Por Milton T. Mendonça
Sentado em frente ao computador olho a tela em branco, preciso escrever mais um conto. Reviro a memória em busca de algum fato inusitado, ou, uma conversa qualquer que tenha ouvido alhures, que me venha em socorro. Porque sei o quanto é difícil colocar para fora as primeiras linhas que servirão de fio condutor para levar o leitor a uma viagem que o deixará sem fôlego, talvez, ou apenas o divirta, fazendo passar o tempo, empurrando para longe o tédio que um dia calorento trás sempre consigo, como uma praga.
– Uma história de amor? – pergunto-me enfastiado.
– Já escrevi muitas histórias de amor.
Respondo para mim mesmo tentando criar um diálogo, que mesmo bizarro, poderá se transformar em um belo conto.
Um bom conto é um achado espetacular que não depende do escritor.

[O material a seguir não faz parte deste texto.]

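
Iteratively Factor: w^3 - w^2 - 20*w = (w + 4)*(w^2 - 5*w) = (w - 5)*(w + 4)*(w)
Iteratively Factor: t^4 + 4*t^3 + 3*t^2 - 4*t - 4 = (t + 2)*(t^3 + 2*t^2 - t - 2) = (t - 1)*(t + 2)*(t^2 + 3*t + 2) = (t - 1)*(t + 1)*(t + 2)*(t + 2)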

Os dedos vão se movendo, quase de uma maneira aleatória, comandado por um demiurgo, que de uma dimensão inacessível vai nos sugerindo qual tecla devemos apertar. Depois, quando pressionamos o ponto final e lemos o que está escrito ficamos surpresos com o que escrevemos. Quando esse ente é criativo, os leitores dizem que temos talento. Mas nós sabemos que é tudo bobagem. A única coisa que fazemos, na verdade, é apertar teclas. Mas vou dizer uma coisa: é um exercício danado de gostoso.

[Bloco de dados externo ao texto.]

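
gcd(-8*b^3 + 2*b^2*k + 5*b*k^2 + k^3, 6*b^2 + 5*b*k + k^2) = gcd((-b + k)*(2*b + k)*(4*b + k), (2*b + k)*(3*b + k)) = 2*b + k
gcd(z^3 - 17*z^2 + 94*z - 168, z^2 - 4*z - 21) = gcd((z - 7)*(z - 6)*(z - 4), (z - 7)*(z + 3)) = z - 7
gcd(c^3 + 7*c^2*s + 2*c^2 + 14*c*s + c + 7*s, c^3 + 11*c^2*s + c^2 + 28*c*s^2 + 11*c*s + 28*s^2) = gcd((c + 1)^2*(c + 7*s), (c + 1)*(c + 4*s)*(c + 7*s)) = c^2 + 7*c*s + c + 7*s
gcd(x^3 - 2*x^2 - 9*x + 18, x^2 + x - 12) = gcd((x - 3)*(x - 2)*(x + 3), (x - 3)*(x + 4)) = x - 3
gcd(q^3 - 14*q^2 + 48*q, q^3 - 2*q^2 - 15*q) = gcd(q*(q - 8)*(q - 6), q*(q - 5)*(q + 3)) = q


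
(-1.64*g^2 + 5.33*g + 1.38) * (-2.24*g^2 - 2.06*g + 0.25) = 3.6736*g^4 - 8.5608*g^3 - 14.481*g^2 - 1.5103*g + 0.345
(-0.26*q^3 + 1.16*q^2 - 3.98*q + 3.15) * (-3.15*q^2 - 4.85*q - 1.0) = 0.819*q^5 - 2.393*q^4 + 7.171*q^3 + 8.2205*q^2 - 11.2975*q - 3.15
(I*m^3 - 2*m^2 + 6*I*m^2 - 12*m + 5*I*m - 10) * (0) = 0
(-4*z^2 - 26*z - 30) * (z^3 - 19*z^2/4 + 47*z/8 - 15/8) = -4*z^5 - 7*z^4 + 70*z^3 - 11*z^2/4 - 255*z/2 + 225/4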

Você, caro leitor, concorda com isso? Acha mesmo que existe um ser em outra dimensão que nos ajuda a escrever? Não me diga que concorda com uma asneira dessas? Saiba que fico quebrando minha cabeça tentando escrever uma boa história, só para lhe dar prazer, e você me vem com essa crença ridícula?
Não meu filho, escrever é danado de difícil. Precisa-se ter muita imaginação e uma vivência razoável, para poder inventar uma história que convença e seja agradável.

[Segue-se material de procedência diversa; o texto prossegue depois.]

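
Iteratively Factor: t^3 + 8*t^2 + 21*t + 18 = (t + 3)*(t^2 + 5*t + 6) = (t + 3)^2*(t + 2)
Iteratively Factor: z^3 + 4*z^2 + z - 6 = (z + 3)*(z^2 + z - 2) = (z - 1)*(z + 3)*(z + 2)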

Sem falar no problema da língua, o português é muito difícil. Graças a Deus existem os revisores, se não…
Isso me lembra aquele sujeito que louco para impressionar a namorada fez um encantamento, atraindo um dervixe para ajudá-lo. Ele queria escrever um conto bem bonito, porque sua amada era uma leitora voraz, só falava nos livros, e ele, pobre coitado, mal conseguia ler algumas linhas e logo uma baita dor de cabeça surgia lhe tirando a pouca concentração que conseguia. E isso, através de um imenso esforço.
O dervixe surgiu em uma explosão de fumaça e, muito zangado, foi logo perguntando o motivo que lhe sugerira poder incomoda-lo, o tirando de seus afazeres urgentes e inadiáveis. O pobre rapaz, temendo uma represália, se ajoelhou pedindo perdão. O monstrinho vendo que estava numa posição de superioridade, colocou em sua boca feia aquele sorrisinho malicioso que todos sabemos ser sua marca registrada e, fingindo uma bondade que nunca, nem por reza brava, se consegue que ele tenha, perguntou novamente ao rapaz, que desconhecendo seus atributos por não ser leitor, o olhava de maneira subserviente:
– Porquê me tirou dos meus afazeres ó ser imprestável e inútil?!
O moço tirando coragem dos belos sentimentos que nutria pela linda mocinha e voraz leitora, respondeu com voz firme:
– Grande e poderoso senhor, quero escrever um conto para impressionar minha amada e preciso de sua ajuda, pois nunca consegui ler livro algum e não sei como realizar tal façanha.
O pequeno monstro, então, contente por ter oportunidade de fazer uma maldade, o transformou em uma lagartixa, dizendo em seus pequenos ouvidos:
– Viva uma vida de animal e dessa experiência escreva seu livro, porque nem mesmo eu tenho o poder de transformá-lo em escritor, se dentro de você, não existir profundidade suficiente para conter o que procura.
Dizendo isso se escafedeu como chegou, em uma nuvem de fumaça.
O pobre vivente encarcerado no corpo de lagartixa, correu pela parede, desaparecendo em uma fresta do telhado e nunca mais foi visto. Sua amada distraída pelas peripécias de algum herói imaginário, não se deu conta do desaparecimento, e a vida seguiu inexorável.
Pois é, esse foi o fim do romance. Você quer a moral da história? Não tem! Esse é apenas um conto que demonstra bem que a intervenção da magia é desnecessária quando existe interesse suficiente em escrever. Coragem também, é claro, porque seus parentes e vizinhos vão pensar que está louco, isso sim é um problema.
Aqui dou por terminado minha faina, caro leitor, ou será leitora? Espero que sua intenção ao ler essa tenha sido diminuir sua ansiedade enquanto aguarda a hora de encontrar sua amada, ou amado, quem sabe, que espera em algum lugar desta bela cidade onde mora e, tenha conseguido.
Despeço-me com votos de felicidade plena: adeus!